You can start each day with a simple prayer for yourself. Like this: “Lord, I needed you yesterday. I need you again today. You’ve given me a task that’s beyond me. So please give me more of the Holy Spirit right now, however you see my need. Thank you. In your holy name. Amen.” It isn’t complicated. It’s just the Lord’s Prayer—“Your kingdom come”—in your own words. It will work, not because you’re twisting God’s arm but precisely because you don’t have to twist his arm. Not because your words are convincing but because your Father is willing.
You can pray also for worldwide awakening. Wouldn’t it be amazing to see the next historic revival starting deep inside the porn industry? I have no time for “revival” if all it means is some nice suburban church improving its comfortable lifestyle while easing into heaven on cruise control. The revival I’m praying for is the risen King coming down into the lowest hell of porn and gently forgiving the bosses, the investors, the videographers, the performers, the website managers, the advertisers, the users, and everyone driving that engine of oppression. Our King can pour out upon anyone a joy they’ve never known. And I will never stop praying for that. Will you join me?

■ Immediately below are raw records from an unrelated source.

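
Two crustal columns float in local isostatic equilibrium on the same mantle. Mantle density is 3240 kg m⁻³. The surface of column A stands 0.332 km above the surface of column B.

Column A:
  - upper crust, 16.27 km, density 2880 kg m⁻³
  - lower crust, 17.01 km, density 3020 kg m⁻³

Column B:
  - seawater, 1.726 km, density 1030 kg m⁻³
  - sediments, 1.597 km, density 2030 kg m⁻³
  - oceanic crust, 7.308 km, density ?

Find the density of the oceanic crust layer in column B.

Take the compensation level at the base of the deeper column (depth z_c below the surface of column A) and equate Σ ρ_i t_i down to z_c; mantle fills any gap and the z_c terms cancel.
Column A: 16.27×2880 + 17.01×3020 + (z_c − 33.28)×3240
Column B: 0.332×0 + 1.726×1030 + 1.597×2030 + 7.308×ρ + (z_c − 0.332 − 10.631)×3240
The z_c×3240 term appears on both sides and cancels. Collect the known terms of each column as K = Σ(ρt)_known − 3240 × (depth of known layers): K_A = 98227.8 − 3240×33.28 = −9599.4; K_B = 5019.69 − 3240×(0.332 + 10.631) = −30500.43.
Balance: K_A = K_B + 7.308×ρ, so ρ = (K_A − K_B)/7.308 = 20901/7.308 = 2860 kg m⁻³.

2860 kg m⁻³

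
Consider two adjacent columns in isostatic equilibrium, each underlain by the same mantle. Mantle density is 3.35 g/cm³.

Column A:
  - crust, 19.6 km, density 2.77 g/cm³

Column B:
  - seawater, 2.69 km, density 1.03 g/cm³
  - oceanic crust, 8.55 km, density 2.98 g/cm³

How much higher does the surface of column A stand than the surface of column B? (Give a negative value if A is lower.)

0.586 km

For any compensation level in the mantle, the mantle terms cancel and isostasy reduces to e = (Σt_A − Σt_B) − (Σ(ρt)_A − Σ(ρt)_B) / ρ_m.
Σt_A = 19.6 km; Σt_B = 11.24 km; Σ(ρt)_A = 54.292; Σ(ρt)_B = 28.2497 (in km·g/cm³).
e = (19.6 − 11.24) − (54.292 − 28.2497) / 3.35 = 0.586 km.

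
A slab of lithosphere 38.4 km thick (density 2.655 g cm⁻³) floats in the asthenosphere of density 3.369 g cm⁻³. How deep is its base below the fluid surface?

Draft d = t ρ_obj/ρ_fluid = 38.4 km × 2.655/3.369 = 30.3 km.

30.3 km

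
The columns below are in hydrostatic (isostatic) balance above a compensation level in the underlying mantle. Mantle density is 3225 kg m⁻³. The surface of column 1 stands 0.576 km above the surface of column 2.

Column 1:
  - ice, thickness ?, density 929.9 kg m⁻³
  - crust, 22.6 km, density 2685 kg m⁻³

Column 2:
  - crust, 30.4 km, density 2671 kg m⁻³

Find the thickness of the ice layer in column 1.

Take the compensation level at the base of the deeper column (depth z_c below the surface of column 1) and equate Σ ρ_i t_i down to z_c; mantle fills any gap and the z_c terms cancel.
Column 1: x×929.9 + 22.6×2685 + (z_c − 22.6 − x)×3225
Column 2: 0.576×0 + 30.4×2671 + (z_c − 0.576 − 30.4)×3225
The z_c×3225 term appears on both sides and cancels. Collect the known terms of each column as K = Σ(ρt)_known − 3225 × (depth of known layers): K_1 = 60681 − 3225×22.6 = −12204; K_2 = 81198.4 − 3225×(0.576 + 30.4) = −18699.2.
Balance: K_1 − x×(3225 − 929.9) = K_2, so x = (K_1 − K_2)/(3225 − 929.9) = 6495.2/2295.1 = 2.83 km.

2.83 km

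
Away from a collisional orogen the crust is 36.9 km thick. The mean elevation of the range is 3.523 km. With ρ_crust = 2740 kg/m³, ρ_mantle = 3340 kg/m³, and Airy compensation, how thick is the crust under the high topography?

Root depth r = h ρ_c / (ρ_m − ρ_c) = 3.523 km × 2740 / 600 = 16.09 km.
Total thickness = T + h + r = 36.9 km + 3.523 km + 16.09 km = 56.5 km.

56.5 km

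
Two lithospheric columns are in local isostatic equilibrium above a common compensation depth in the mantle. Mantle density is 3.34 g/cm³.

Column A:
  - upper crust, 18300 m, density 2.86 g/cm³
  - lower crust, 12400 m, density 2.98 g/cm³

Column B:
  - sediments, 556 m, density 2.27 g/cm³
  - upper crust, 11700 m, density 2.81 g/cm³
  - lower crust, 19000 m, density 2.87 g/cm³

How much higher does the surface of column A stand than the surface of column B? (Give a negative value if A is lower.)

For any compensation level in the mantle, the mantle terms cancel and isostasy reduces to e = (Σt_A − Σt_B) − (Σ(ρt)_A − Σ(ρt)_B) / ρ_m.
Σt_A = 30700 m; Σt_B = 31256 m; Σ(ρt)_A = 89290; Σ(ρt)_B = 88669.12 (in m·g/cm³).
e = (30700 − 31256) − (89290 − 88669.12) / 3.34 = −742 m.

−742 m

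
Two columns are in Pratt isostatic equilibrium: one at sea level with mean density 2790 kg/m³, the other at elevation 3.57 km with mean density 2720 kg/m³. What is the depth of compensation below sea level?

ρ_ref D = ρ (D + h) → D (ρ_ref − ρ) = ρ h.
D = ρ h/(ρ_ref − ρ) = 2720 × 3.57 km/(2790 − 2720) = 139 km.

139 km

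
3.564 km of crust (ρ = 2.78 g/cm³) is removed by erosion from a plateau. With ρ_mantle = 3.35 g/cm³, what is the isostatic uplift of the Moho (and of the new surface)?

2.96 km

Unloading: uplift u = e ρ_c/ρ_m = 3.564 km × 2.78/3.35 = 2.96 km.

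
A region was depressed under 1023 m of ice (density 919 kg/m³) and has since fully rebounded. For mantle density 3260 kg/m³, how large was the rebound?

Removing the load lets mantle flow back in; uplift u satisfies ρ_ice t = ρ_m u.
u = t ρ_ice/ρ_m = 1023 m × 919/3260 = 288 m.

288 m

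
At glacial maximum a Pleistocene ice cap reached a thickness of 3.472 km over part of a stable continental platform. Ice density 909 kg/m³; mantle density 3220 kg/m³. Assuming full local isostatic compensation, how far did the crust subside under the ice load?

For local isostatic compensation: the ice load ρ_ice t is balanced by mantle displaced below, ρ_m s.
s = t ρ_ice / ρ_m = 3.472 km × 909/3220 = 0.98 km.

0.98 km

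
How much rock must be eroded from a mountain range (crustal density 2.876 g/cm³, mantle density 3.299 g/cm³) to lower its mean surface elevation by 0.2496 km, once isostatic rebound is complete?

1.95 km

Net drop Δ = e − u = e − e ρ_c/ρ_m = e (ρ_m − ρ_c)/ρ_m.
e = Δ ρ_m/(ρ_m − ρ_c) = 0.2496 km × 3.299/0.423 = 1.95 km.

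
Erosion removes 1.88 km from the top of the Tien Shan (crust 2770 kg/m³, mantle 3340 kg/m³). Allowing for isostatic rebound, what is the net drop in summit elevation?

Rebound u = e ρ_c/ρ_m = 1.88 km × 2770/3340 = 1.559 km.
Net surface drop = e − u = 1.88 km − 1.559 km = e (ρ_m − ρ_c)/ρ_m = 0.321 km.

0.321 km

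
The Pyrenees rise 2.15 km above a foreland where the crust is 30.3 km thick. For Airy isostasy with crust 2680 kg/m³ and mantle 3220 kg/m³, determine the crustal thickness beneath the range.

43.1 km

Root depth r = h ρ_c / (ρ_m − ρ_c) = 2.15 km × 2680 / 540 = 10.67 km.
Total thickness = T + h + r = 30.3 km + 2.15 km + 10.67 km = 43.1 km.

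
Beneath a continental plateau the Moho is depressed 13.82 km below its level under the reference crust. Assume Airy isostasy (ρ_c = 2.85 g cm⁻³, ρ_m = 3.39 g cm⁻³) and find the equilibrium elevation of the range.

2.62 km

In Airy isostatic equilibrium: ρ_c h = (ρ_m − ρ_c) r.
h = r (ρ_m − ρ_c) / ρ_c = 13.82 km × (3.39 − 2.85) / 2.85 = 2.62 km.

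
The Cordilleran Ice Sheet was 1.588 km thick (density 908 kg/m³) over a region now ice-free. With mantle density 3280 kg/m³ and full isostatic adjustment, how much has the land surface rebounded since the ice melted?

0.44 km

Removing the load lets mantle flow back in; uplift u satisfies ρ_ice t = ρ_m u.
u = t ρ_ice/ρ_m = 1.588 km × 908/3280 = 0.44 km.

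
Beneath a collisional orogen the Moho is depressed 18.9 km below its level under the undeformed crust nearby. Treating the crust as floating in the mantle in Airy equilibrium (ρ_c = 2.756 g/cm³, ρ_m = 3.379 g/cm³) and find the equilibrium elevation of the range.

By Archimedes' principle applied to the lithosphere: ρ_c h = (ρ_m − ρ_c) r.
h = r (ρ_m − ρ_c) / ρ_c = 18.9 km × (3.379 − 2.756) / 2.756 = 4.27 km.

4.27 km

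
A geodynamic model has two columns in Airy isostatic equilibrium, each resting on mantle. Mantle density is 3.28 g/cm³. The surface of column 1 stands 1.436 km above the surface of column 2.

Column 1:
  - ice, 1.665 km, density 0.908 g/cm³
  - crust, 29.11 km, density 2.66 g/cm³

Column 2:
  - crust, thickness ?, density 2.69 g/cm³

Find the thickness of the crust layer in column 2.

29.3 km

Take the compensation level at the base of the deeper column (depth z_c below the surface of column 1) and equate Σ ρ_i t_i down to z_c; mantle fills any gap and the z_c terms cancel.
Column 1: 1.665×0.908 + 29.11×2.66 + (z_c − 30.775)×3.28
Column 2: 1.436×0 + x×2.69 + (z_c − 1.436 − 0 − x)×3.28
The z_c×3.28 term appears on both sides and cancels. Collect the known terms of each column as K = Σ(ρt)_known − 3.28 × (depth of known layers): K_1 = 78.94442 − 3.28×30.775 = −21.99758; K_2 = 0 − 3.28×(1.436 + 0) = −4.71008.
Balance: K_1 = K_2 − x×(3.28 − 2.69), so x = (K_2 − K_1)/(3.28 − 2.69) = 17.2875/0.59 = 29.3 km.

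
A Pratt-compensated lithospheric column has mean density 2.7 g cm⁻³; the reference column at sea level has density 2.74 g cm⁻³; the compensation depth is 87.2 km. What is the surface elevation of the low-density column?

ρ_ref D = ρ (D + h) → h = D (ρ_ref − ρ)/ρ.
h = 87.2 km × (2.74 − 2.7)/2.7 = 1.29 km.

1.29 km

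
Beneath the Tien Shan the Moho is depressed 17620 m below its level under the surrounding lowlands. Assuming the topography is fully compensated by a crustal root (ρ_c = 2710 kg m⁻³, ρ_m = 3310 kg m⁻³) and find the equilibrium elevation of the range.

3900 m

For local isostatic compensation: ρ_c h = (ρ_m − ρ_c) r.
h = r (ρ_m − ρ_c) / ρ_c = 17620 m × (3310 − 2710) / 2710 = 3900 m.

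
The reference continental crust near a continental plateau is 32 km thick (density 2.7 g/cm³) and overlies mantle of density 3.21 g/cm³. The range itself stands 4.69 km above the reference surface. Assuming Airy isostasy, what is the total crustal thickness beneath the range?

61.5 km

Root depth r = h ρ_c / (ρ_m − ρ_c) = 4.69 km × 2.7 / 0.51 = 24.83 km.
Total thickness = T + h + r = 32 km + 4.69 km + 24.83 km = 61.5 km.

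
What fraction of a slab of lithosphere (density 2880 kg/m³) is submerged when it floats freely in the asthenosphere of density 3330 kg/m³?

0.865

Submerged fraction = ρ_obj/ρ_fluid = 2880/3330 = 0.865.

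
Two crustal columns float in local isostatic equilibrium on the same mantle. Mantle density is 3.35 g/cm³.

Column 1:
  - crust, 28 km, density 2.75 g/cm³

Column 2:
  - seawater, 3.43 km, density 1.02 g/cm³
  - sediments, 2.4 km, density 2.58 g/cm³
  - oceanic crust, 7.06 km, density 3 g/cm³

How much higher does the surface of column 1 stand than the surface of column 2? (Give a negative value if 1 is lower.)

For any compensation level in the mantle, the mantle terms cancel and isostasy reduces to e = (Σt_1 − Σt_2) − (Σ(ρt)_1 − Σ(ρt)_2) / ρ_m.
Σt_1 = 28 km; Σt_2 = 12.89 km; Σ(ρt)_1 = 77; Σ(ρt)_2 = 30.8706 (in km·g/cm³).
e = (28 − 12.89) − (77 − 30.8706) / 3.35 = 1.34 km.

1.34 km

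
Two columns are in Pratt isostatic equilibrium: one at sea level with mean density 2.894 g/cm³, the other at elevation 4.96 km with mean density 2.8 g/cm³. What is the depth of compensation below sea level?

148 km

ρ_ref D = ρ (D + h) → D (ρ_ref − ρ) = ρ h.
D = ρ h/(ρ_ref − ρ) = 2.8 × 4.96 km/(2.894 − 2.8) = 148 km.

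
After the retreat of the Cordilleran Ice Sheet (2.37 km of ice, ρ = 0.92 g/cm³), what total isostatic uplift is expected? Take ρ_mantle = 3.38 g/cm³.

0.645 km

Removing the load lets mantle flow back in; uplift u satisfies ρ_ice t = ρ_m u.
u = t ρ_ice/ρ_m = 2.37 km × 0.92/3.38 = 0.645 km.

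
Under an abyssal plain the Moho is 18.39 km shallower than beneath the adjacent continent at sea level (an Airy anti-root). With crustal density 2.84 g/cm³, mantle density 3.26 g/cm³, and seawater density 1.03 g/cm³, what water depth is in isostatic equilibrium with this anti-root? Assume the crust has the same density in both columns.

4.27 km

Replacing a thickness d of crust by seawater at the top must be balanced by replacing crust with mantle at the base: d (ρ_c − ρ_w) = a (ρ_m − ρ_c).
d = a (ρ_m − ρ_c)/(ρ_c − ρ_w) = 18.39 km × 0.42/1.81 = 4.27 km.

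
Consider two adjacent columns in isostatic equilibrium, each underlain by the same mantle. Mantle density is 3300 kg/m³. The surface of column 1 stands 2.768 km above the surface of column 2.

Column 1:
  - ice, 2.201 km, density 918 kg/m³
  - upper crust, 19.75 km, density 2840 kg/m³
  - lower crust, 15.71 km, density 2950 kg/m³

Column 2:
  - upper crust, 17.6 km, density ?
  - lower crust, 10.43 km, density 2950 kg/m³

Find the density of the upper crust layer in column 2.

Take the compensation level at the base of the deeper column (depth z_c below the surface of column 1) and equate Σ ρ_i t_i down to z_c; mantle fills any gap and the z_c terms cancel.
Column 1: 2.201×918 + 19.75×2840 + 15.71×2950 + (z_c − 37.661)×3300
Column 2: 2.768×0 + 17.6×ρ + 10.43×2950 + (z_c − 2.768 − 28.03)×3300
The z_c×3300 term appears on both sides and cancels. Collect the known terms of each column as K = Σ(ρt)_known − 3300 × (depth of known layers): K_1 = 104455.018 − 3300×37.661 = −19826.282; K_2 = 30768.5 − 3300×(2.768 + 28.03) = −70864.9.
Balance: K_1 = K_2 + 17.6×ρ, so ρ = (K_1 − K_2)/17.6 = 51038.6/17.6 = 2900 kg/m³.

2900 kg/m³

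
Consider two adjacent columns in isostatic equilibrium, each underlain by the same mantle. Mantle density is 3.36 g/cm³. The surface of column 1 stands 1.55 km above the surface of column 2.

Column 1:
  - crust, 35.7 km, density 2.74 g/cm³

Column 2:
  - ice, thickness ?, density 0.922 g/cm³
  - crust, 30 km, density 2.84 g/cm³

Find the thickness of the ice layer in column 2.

Take the compensation level at the base of the deeper column (depth z_c below the surface of column 1) and equate Σ ρ_i t_i down to z_c; mantle fills any gap and the z_c terms cancel.
Column 1: 35.7×2.74 + (z_c − 35.7)×3.36
Column 2: 1.55×0 + x×0.922 + 30×2.84 + (z_c − 1.55 − 30 − x)×3.36
The z_c×3.36 term appears on both sides and cancels. Collect the known terms of each column as K = Σ(ρt)_known − 3.36 × (depth of known layers): K_1 = 97.818 − 3.36×35.7 = −22.134; K_2 = 85.2 − 3.36×(1.55 + 30) = −20.808.
Balance: K_1 = K_2 − x×(3.36 − 0.922), so x = (K_2 − K_1)/(3.36 − 0.922) = 1.326/2.438 = 0.544 km.

0.544 km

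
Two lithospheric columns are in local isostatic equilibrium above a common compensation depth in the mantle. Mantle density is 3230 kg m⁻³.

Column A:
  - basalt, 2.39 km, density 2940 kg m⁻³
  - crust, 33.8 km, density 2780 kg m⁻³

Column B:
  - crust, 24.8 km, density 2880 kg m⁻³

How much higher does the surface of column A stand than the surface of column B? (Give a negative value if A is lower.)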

If we ask for that mighty blessing, I’ll be shocked if Jesus says no.
Notes:
- Adapted by an anonymous author from “When Nature Wants a Man,” in Forward, March!, by Angela Morgan (New York: John Lane, 1918), 92–95, which is in the public domain.
- Robert McKee, Story: Substance, Structure, Style, and the Principles of Screenwriting (New York: Regan, 1997), 21. Italics original.
- J. I. Packer and Carolyn Nystrom, Praying: Finding Our Way through Duty to Delight(Downers Grove, IL: InterVarsity Press, 2006), 175.
- Patrick Johnstone, Operation World (Kent: STL, 1987), 21.